Legislative Advancement On National Alzheimer's Project Act
Today there are more than 5 million Americans living with this disease and this number is expected to soar to as many as 16 million by mid-century without the discovery and development of effective treatments. Building on the recommendations of the Alzheimer's Study Group, an independent, bipartisan panel created to evaluate the government's current efforts to combat the disease, NAPA would create a national strategic plan for the Alzheimer's disease crisis. It would also establish an inter-agency council to work with the Secretary of the Health and Human Services to comprehensively assess and address Alzheimer research, care, institutional services and home and community based programs. NAPA would ensure strategic planning and coordination of the fight against Alzheimer's across the federal government as a whole.
"This legislation has been one of the top priorities for the Alzheimer's Association for some time and enacting NAPA has been the focus of the thousands upon thousands of Alzheimer advocates from across the country.
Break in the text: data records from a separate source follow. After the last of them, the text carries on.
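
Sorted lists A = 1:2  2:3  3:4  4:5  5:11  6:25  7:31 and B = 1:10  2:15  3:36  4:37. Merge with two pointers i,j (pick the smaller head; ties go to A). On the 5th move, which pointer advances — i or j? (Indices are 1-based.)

j

i=1 j=1: A[i]=2<=B[j]=10 take 2, i++
i=2 j=1: A[i]=3<=B[j]=10 take 3, i++
i=3 j=1: A[i]=4<=B[j]=10 take 4, i++
i=4 j=1: A[i]=5<=B[j]=10 take 5, i++
i=5 j=1: A[i]=11>B[j]=10 take 10, j++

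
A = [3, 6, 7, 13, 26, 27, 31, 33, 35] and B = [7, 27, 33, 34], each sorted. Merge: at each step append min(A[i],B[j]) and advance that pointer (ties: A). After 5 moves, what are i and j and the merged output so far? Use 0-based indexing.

i=4, j=1, merged so far=[3, 6, 7, 7, 13]

[i=0,j=0] A[i]=3<=B[j]=7 take 3 → i++
[i=1,j=0] A[i]=6<=B[j]=7 take 6 → i++
[i=2,j=0] A[i]=7<=B[j]=7 take 7 → i++
[i=3,j=0] A[i]=13>B[j]=7 take 7 → j++
[i=3,j=1] A[i]=13<=B[j]=27 take 13 → i++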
On behalf of the millions of people living with Alzheimer's and the millions more at risk for developing this fatal disease in the future, the Alzheimer's Association is grateful that an essential framework for overcoming this disease is now within our sights," said Robert J. Egge, the Alzheimer's Association Vice President of Public Policy. "In addition to the devastation faced by families, the economic toll on the nation is simply unsustainable. Total care costs will soar from $172 billion this year to more than $1 trillion by 2050 if we don't act today. Passage of this critical legislation is essential to stemming the tide for the fiscal foundation of the country."
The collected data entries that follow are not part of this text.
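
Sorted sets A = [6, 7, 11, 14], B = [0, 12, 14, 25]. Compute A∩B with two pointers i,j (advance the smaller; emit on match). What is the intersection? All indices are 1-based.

intersection = [14]

[i=1,j=1] 6>0 → j++
[i=1,j=2] 6<12 → i++
[i=2,j=2] 7<12 → i++
[i=3,j=2] 11<12 → i++
[i=4,j=2] 14>12 → j++
[i=4,j=3] 14==14 emit → i++,j++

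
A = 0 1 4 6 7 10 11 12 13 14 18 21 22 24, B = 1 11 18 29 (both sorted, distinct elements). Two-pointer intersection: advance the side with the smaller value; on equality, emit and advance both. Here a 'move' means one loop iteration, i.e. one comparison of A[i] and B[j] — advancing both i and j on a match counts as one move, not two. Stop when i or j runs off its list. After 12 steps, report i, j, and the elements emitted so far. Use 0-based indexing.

i=12, j=3, emitted=[1, 11, 18]

[i=0,j=0] 0<1 → i++
[i=1,j=0] 1==1 emit → i++,j++
[i=2,j=1] 4<11 → i++
[i=3,j=1] 6<11 → i++
[i=4,j=1] 7<11 → i++
[i=5,j=1] 10<11 → i++
[i=6,j=1] 11==11 emit → i++,j++
[i=7,j=2] 12<18 → i++
[i=8,j=2] 13<18 → i++
[i=9,j=2] 14<18 → i++
[i=10,j=2] 18==18 emit → i++,j++
[i=11,j=3] 21<29 → i++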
The Alzheimer's Association applauds Senators Evan Bayh (D-IN) and Susan Collins (R-ME) and Representatives Ed Markey (D-Mass) and Christopher Smith (R-NJ) for introducing this important legislation. The Association is also grateful to Senators Harkin and Enzi and members of the Senate HELP Committee for shepherding it through to this stage in the legislative process. Most importantly the Alzheimer's Association would like to thank the advocates who worked tirelessly to help bring the legislation this far, and who are determined to keep working with the Association until it is signed into law.